Pour elle, « le pôle de radicalité ne repose pas sur un projet commun, et c'est aujourd'hui le cœur de la gauche, de la gauche radicale au centre gauche, qui est orphelin ». Pour autant, « il n'y a pas de plan écrit, il faut attendre que la sidération se décante », tempère-t-elle illico. « Les recompositions à gauche, on ne sait jamais ce que ça va donner, dit-elle. Après 2007, tout le monde voyait émerger le NPA et le MoDem, mais finalement ce sont le Front de gauche et Europe-Écologie qui ont percé. » Pour l'ancienne secrétaire nationale d'EELV, « chacun devra être sincère, disponible, à l'écoute.
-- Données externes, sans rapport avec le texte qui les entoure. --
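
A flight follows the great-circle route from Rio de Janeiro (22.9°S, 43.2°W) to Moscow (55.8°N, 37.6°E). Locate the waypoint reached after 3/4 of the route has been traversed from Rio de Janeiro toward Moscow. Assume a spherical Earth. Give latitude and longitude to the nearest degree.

Write both endpoints as unit vectors p₁, p₂ with components (cos φ cos λ, cos φ sin λ, sin φ).
The central angle between the endpoints is δ = arccos(p₁·p₂) ≈ 1.812 rad (103.8°).
Interpolate at f = 3/4 with slerp weights a = sin((1−f)δ)/sin δ ≈ 0.451, b = sin(fδ)/sin δ ≈ 1.007.
p = a·p₁ + b·p₂ ≈ (0.751, 0.061, 0.657); φ = arcsin(p_z) ≈ 41.10°, λ = atan2(p_y, p_x) ≈ 4.65°.

≈ 41°N, 5°E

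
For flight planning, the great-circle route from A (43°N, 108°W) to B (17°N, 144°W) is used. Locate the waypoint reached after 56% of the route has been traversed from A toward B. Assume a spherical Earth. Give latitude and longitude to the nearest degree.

≈ (30°N, 131°W)

Write both endpoints as unit vectors p₁, p₂ with components (cos φ cos λ, cos φ sin λ, sin φ).
The central angle between the endpoints is δ = arccos(p₁·p₂) ≈ 0.699 rad (40.1°).
Interpolate at f = 0.56 with slerp weights a = sin((1−f)δ)/sin δ ≈ 0.471, b = sin(fδ)/sin δ ≈ 0.593.
p = a·p₁ + b·p₂ ≈ (-0.565, -0.661, 0.494); φ = arcsin(p_z) ≈ 29.62°, λ = atan2(p_y, p_x) ≈ -130.55°.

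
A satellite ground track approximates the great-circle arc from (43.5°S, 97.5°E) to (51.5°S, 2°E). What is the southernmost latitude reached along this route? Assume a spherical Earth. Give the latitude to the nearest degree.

The great circle lies in the plane with unit normal n̂ = (p₁ × p₂)/|p₁ × p₂|.
Here n̂_z ≈ -0.517; the vertex latitude is φ_max = arccos|n̂_z| ≈ 58.8°.
Check via Clairaut: cos φ_max = |cos φ₁| · sin C = cos(43.5°)·sin(134.5°) ≈ 0.517, again giving ≈ 58.8°.

≈ 59°S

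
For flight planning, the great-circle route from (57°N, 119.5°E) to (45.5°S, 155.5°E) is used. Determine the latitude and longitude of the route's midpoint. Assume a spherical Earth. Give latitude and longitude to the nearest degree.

≈ (6°N, 140°E)

From cos δ = sin φ₁ sin φ₂ + cos φ₁ cos φ₂ cos Δλ, the central angle is δ ≈ 1.864 rad (106.8°).
Interpolate at f = 1/2 with slerp weights a = sin((1−f)δ)/sin δ ≈ 0.839, b = sin(fδ)/sin δ ≈ 0.839.
p = a·p₁ + b·p₂ ≈ (-0.760, 0.641, 0.105); φ = arcsin(p_z) ≈ 6.04°, λ = atan2(p_y, p_x) ≈ 139.83°.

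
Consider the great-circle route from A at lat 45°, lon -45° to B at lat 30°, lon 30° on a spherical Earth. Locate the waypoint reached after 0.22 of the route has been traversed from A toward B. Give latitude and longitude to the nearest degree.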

Il y a nécessité à réaffirmer l'union de la gauche ». « Cécile a fait sa part de travail en démissionnant, estime l'un de ses proches. Désormais, ça va dépendre du courage d'autres. »

La perspective d'élections régionales dès l’an prochain s’éloigne avec les promesses de réforme territoriale. Du temps gagné pour cette « autre gauche » en plein questionnement ? Pas sûr. Une année 2015 sans échéance électorale, cela signifie aussi que de nombreux cadres et responsables socialistes vont concentrer leurs énergies stratégiques sur le futur congrès du PS, prévu à l'automne. Quant au reste de la gauche, « donner du temps au temps » pourrait plomber les envies de dépassement et d'aggiornamento. Ainsi que le décrypte un cadre du Front de gauche : « Avec un délai court, on aurait peut-être pu arrêter de pinailler. Là, on va avoir le temps de se parler, encore et encore, et donc d’accorder toujours plus d’importance aux détails ou aux rancœurs personnelles qui nous divisent, plutôt qu'à nos convergences profondes. »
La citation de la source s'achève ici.